Publications
S. Vazhkudai and G. von Laszewski, "A Greedy Grid - The Grid Economic Engine Directive," Preprint ANL/MCS-P886-0501, May 2001. [pdf]
The advent of national-scale "Computational Grid" infrastructures has helped deploy advanced services, beyond those taken for granted in today's Internet, such as: remote access to computers, wide area resource management, authentication, and directory services, thus enabling access and utilization of a variety of heterogeneous resources distributed over multiple domains. The availability of these services represents an opportunity to implement advanced services utilizing these basic Grid services. In this paper, we explore issues related to defining services that are based on economy and financial models in order to encourage further resource sharing among the administrative domains while also considering commodity PC's that are part of todays Internet.
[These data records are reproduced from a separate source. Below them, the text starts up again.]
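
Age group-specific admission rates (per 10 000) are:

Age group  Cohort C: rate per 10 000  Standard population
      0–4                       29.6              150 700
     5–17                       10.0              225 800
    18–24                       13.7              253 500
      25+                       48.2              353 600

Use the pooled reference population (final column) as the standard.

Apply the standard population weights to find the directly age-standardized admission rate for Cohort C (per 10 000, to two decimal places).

Standard total = 983 600; weights = 0.1532, 0.2296, 0.2577, 0.3595.
Standardized rate: 0.1532×29.6 + 0.2296×10.0 + 0.2577×13.7 + 0.3595×48.2 = 27.6893 per 10 000.

27.69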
We propose an extendable architecture, The Grid Economic Engine Directive (Greed), that allows integration of various economy models within the same framework, exposing the services through secure protocols and policies. The services provided by this framework include, for example, a bartering service, a bidding service, and a trading service. We intend to develop components that can be integrated within a customizable Portal simplifying access to many of the services and propose to integrate the Greed economic middleware into the existing Globus metacomupting toolkit, thus enabling the application of economic paradigm to the Globus Computational and Data Grids. We further illustrate the applicability of the proposed Greed services by building a prototype business model as a higher-level application, using the economic middleware.